# Trich gazing.....



## happygrow (Feb 28, 2010)

hey all, I have some ladies i would love to take a much closer look at but i dont know what kind of magnifying glass to get or where to get it.. :watchplant: 

will a jeweler's magnifier work..? claims to be 30x magnifying power. (saw it on ebay)
Thanks for your help!


----------



## Locked (Feb 28, 2010)

happygrow said:
			
		

> hey all, I have some ladies i would love to take a much closer look at but i dont know what kind of magnifying glass to get or where to get it.. :watchplant:
> 
> will a jeweler's magnifier work..? claims to be 30x magnifying power. (saw it on ebay)
> Thanks for your help!



Yeah that wld work..or you cld get a pocket microscope...if you search amazon with that you will find what you need...


----------



## flaboy88 (Feb 28, 2010)

happygrow said:
			
		

> hey all, I have some ladies i would love to take a much closer look at but i dont know what kind of magnifying glass to get or where to get it.. :watchplant:
> 
> will a jeweler's magnifier work..? claims to be 30x magnifying power. (saw it on ebay)
> Thanks for your help!



if u have a local radio shack i heard they have em pretty cheap


----------



## loolagigi (Feb 28, 2010)

yeah radio shack has a cool one for 10 bucks. i heard jewlers luopes<--spelling, is better.


----------



## legalize_freedom (Mar 1, 2010)

I like it 45x and smaller though...I don't like them when they are like 60-100x.  Thats just an oppinion though.


----------



## Bowl Destroyer (Mar 1, 2010)

i bought a cheap jewelers loupe on ebay, 30x magnification, works great.

I would go a tad stronger than 30x. understand that your hand is very very unsteady in the microscopic world, and especially in your grow room things are going to be blown around. dont do more than 45x? says this guy:yeahthat:


----------



## PUFF MONKEY (Mar 1, 2010)

read the site rules please...:you cannot post a thread titled "trich gazing" without pics...


----------



## jmansweed (Mar 1, 2010)

:yeahthat:


----------



## carpetmonster (Mar 2, 2010)

I use an old pair of binoculars turned round the wrong way works great but helps if you can rest them on something


----------



## loolagigi (Mar 2, 2010)

carpetmonster said:
			
		

> I use an old pair of binoculars turned round the wrong way works great but helps if you can rest them on something


hey dude, just came across a good pair of binoccs. i was told you can take one of the eye pieces out and use it backwards?  is this true, and how do you get the damn thing out, lol


----------



## degenerative_disc (Mar 2, 2010)

I also baught my jewelers loupe from ebay for like $4!!! 30 power and it workd great but I would have baught one a little stronger because I have to use the loupe with my digital camera (something my friend Hippyinengland taught me) in order to get a great look.

cheers!!!!


----------



## ArtVandolay (Mar 2, 2010)

I had one of those radioshack microscopes, next to impossible to use for me.  I also bought a 30x loupe on ebay (for $5 delivered).  I can only see what I need to under direct sunlight.  Any other kind of light won't let me tell cloudy from amber.


----------



## Herm (Mar 2, 2010)

Ask and ye shall receive.


----------



## Herm (Mar 2, 2010)

Heres another.  If anyone is really intrested in some high quality pics I can get out my digital microscope again


----------



## happygrow (Mar 3, 2010)

PUFF MONKEY said:
			
		

> read the site rules please...:you cannot post a thread titled "trich gazing" without pics...

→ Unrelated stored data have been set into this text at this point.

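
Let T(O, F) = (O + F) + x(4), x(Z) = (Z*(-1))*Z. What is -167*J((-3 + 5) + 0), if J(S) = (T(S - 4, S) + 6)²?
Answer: -16700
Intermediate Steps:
x(Z) = -Z² (x(Z) = (-Z)*Z = -Z²)
T(O, F) = -16 + F + O (T(O, F) = (O + F) - 1*4² = (F + O) - 1*16 = (F + O) - 16 = -16 + F + O)
J(S) = (-14 + 2*S)² (J(S) = ((-16 + S + (S - 4)) + 6)² = ((-16 + S + (-4 + S)) + 6)² = ((-20 + 2*S) + 6)² = (-14 + 2*S)²)
-167*J((-3 + 5) + 0) = -668*(-7 + ((-3 + 5) + 0))² = -668*(-7 + (2 + 0))² = -668*(-7 + 2)² = -668*(-5)² = -668*25 = -167*100 = -16700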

sorry puff.. I must admit I did not read all the rules before posting.. To my defense I truly had not planned on breaking any rules   . I have now finished them though, and I am pretty sure you were talking about rule 10? again, sorry friend... 

For an update, i did go out and find a nice hand-held microscope. it has a light, zoom, and focus.. and i believe it is 30x - 100x... i got too impatient to order something online... anyway. gave her a test today and she works wonders! i believe with my rookie eye they are looking quite cloudy.. and I will try and get some pics up so everyone can take a gander and my thread will be true!  :smoke1:

What kind of time am I looking for a couple indicas to go from clear/cloudy to a nice cloudy/amber? 
Thanks again everyone for chatting with me!


----------



## Herm (Mar 3, 2010)

Trichs can go cloudy to amber in a day.  If you are sitting at mostly cloudy I would certainly keep my eye on it and be checking it at least once a day.  How many days are you into flower?


----------



## carpetmonster (Mar 7, 2010)

loolagigi said:
			
		

> hey dude, just came across a good pair of binoccs. i was told you can take one of the eye pieces out and use it backwards? is this true, and how do you get the damn thing out, lol


 
just put your eye right up against the wrong end of the binocs then move towards the plant slowly, when you are almost touching it you should see trics clearly(practice,steady hand)


----------



## roymdudley (Mar 9, 2010)

Radio Shack is a good value.  $10 for the same thing as the "420 Scope", literally the same piece except about $20 cheaper where the only difference is the "420 Scope" has a logo.  Personally, if you want to spend a few more dollars, and get something you can use for this AND lots of other things is the Swiss Army Knife that has the hand-held, fold-out magnifier?  It's extremely high powered and works great...plus you have all those other tools at your disposal...including a corkscrew and a sharp knife.

Roy


----------



## Mokey1 (Mar 15, 2010)

I'm with Legalize Freedom on this one.  I love the folding 45x  one that I was pointed to from E-bay.  I posted a separate post of this in this same section.  This one works best for me.  I can bring it right down into my friends plants and we can see all we need to while the girls keep on growing.


----------



## WeedHopper (Mar 15, 2010)

How bout this:Change xx to tt hxxp://www.sourcingmap.com/larger_image.php?products_image=ux_a09073100ux0050_ux_&products_id=43488&products_imageType=jpg


----------



## Rusty Gribble (Mar 15, 2010)

i agree with the people above. 60x-100x one at radioshack is kinda a pain to use and you really dont get enough trichs in one frame. i would go with 30x if you have the choice. i didnt.


----------